I pick writing this back up after I catch a line from Jordan Peterson saying that first you have to admit something before you open the door for it to potentially being fixed. I think that's the purpose of the ongoing and open discourse. That's the purpose of analyzing and never shutting up. Keep admitting. Keep accepting. Keep throwing in your own face all the reasons it might be you instead of the world. When it is the world, there's still more room to admit what else you might be doing in harm or service. The discourse needs the information from the collective differences, as difficult and misaligned as they're forever perfectly situated. To admit there's a fix, and moreover you could be a part of it, is an optimistic view rarely denoted as such.
One convoluted way or another, in spite of whatever might be wrong with my head, no matter the amount of money I've been fucked over for, the constant hurdle of dying and superficial friends, and wasted effort being incidentally “helpful” doing jobs I hate, I still try to set a kind of basic example. I still write. I still do the job, better than I even care to, or respond to frustrations with more, what feels like excessively hopeless effort, until I burn out. Should my goal to never be a person who burns out? Or is there only a certain span of time I can be what I want to be that the world is going to snuff out too soon regardless? That depends on how much of my experience I want to blame on my birth year or whiteness. That depends on if I'm a victim of circumstance, or an excuse-ridden empathy frother. I'm both. I'm fucked, and trapped, and feel hopeless and alone, and I have everything I do and enjoy daily too. Why can't we be both?
I think once you ask that you're forced to contend with how much of your decision making is just that, your decision. I choose my small daily reality's conception of pragmatism to keep the money coming in too, but I'd stop in a heartbeat if I saw a way forward that worked things like I know they need to work. Would you? No. You choose “this.” You choose silence. I don't know how to fix that. I don't know how to make more offers to those I wish to connect and build with. The chasm between me and finding friends to create something sustainable or affordable or healthy feels like the divide between extremist political groups save for the fact I actually want to connect. I actually want to learn from and share. I don't want to be on some side of a self-righteous dividing line. But here I sit.
Then I'm moved to say you don't want the responsibility. You don't want the burden and risks associated.
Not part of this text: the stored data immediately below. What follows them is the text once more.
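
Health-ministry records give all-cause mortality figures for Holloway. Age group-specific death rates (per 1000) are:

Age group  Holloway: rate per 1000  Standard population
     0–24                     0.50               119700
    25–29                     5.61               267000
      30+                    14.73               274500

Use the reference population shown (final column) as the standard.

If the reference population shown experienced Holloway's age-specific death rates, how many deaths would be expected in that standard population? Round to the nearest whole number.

5601

Expected deaths = Σ (standard pop × age-specific rate ÷ 1000)
= 119700×0.50/1000 + 267000×5.61/1000 + 274500×14.73/1000
= 59.85 + 1497.87 + 4043.39 = 5601.11.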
You don't want something “better” in so many ways abstracted or not. You don't want me. You don't want to try. You don't want to catch one blog over another complaining I'm not moving fast enough. You don't want that anymore than I want to read dozens of proclamations that I'm to blame for the way I look, or to hear an educated black man with millions of views frame his victimhood as a measure of my incapacitated empathy. He's not my victim anymore than you are.
We all have the darkness and coldness of the opening line. Ignore it at your peril. Deny yourself the work of figuring out the “but.” Pretend there's nothing to be done, and I'll go about my business writing to no one in particular.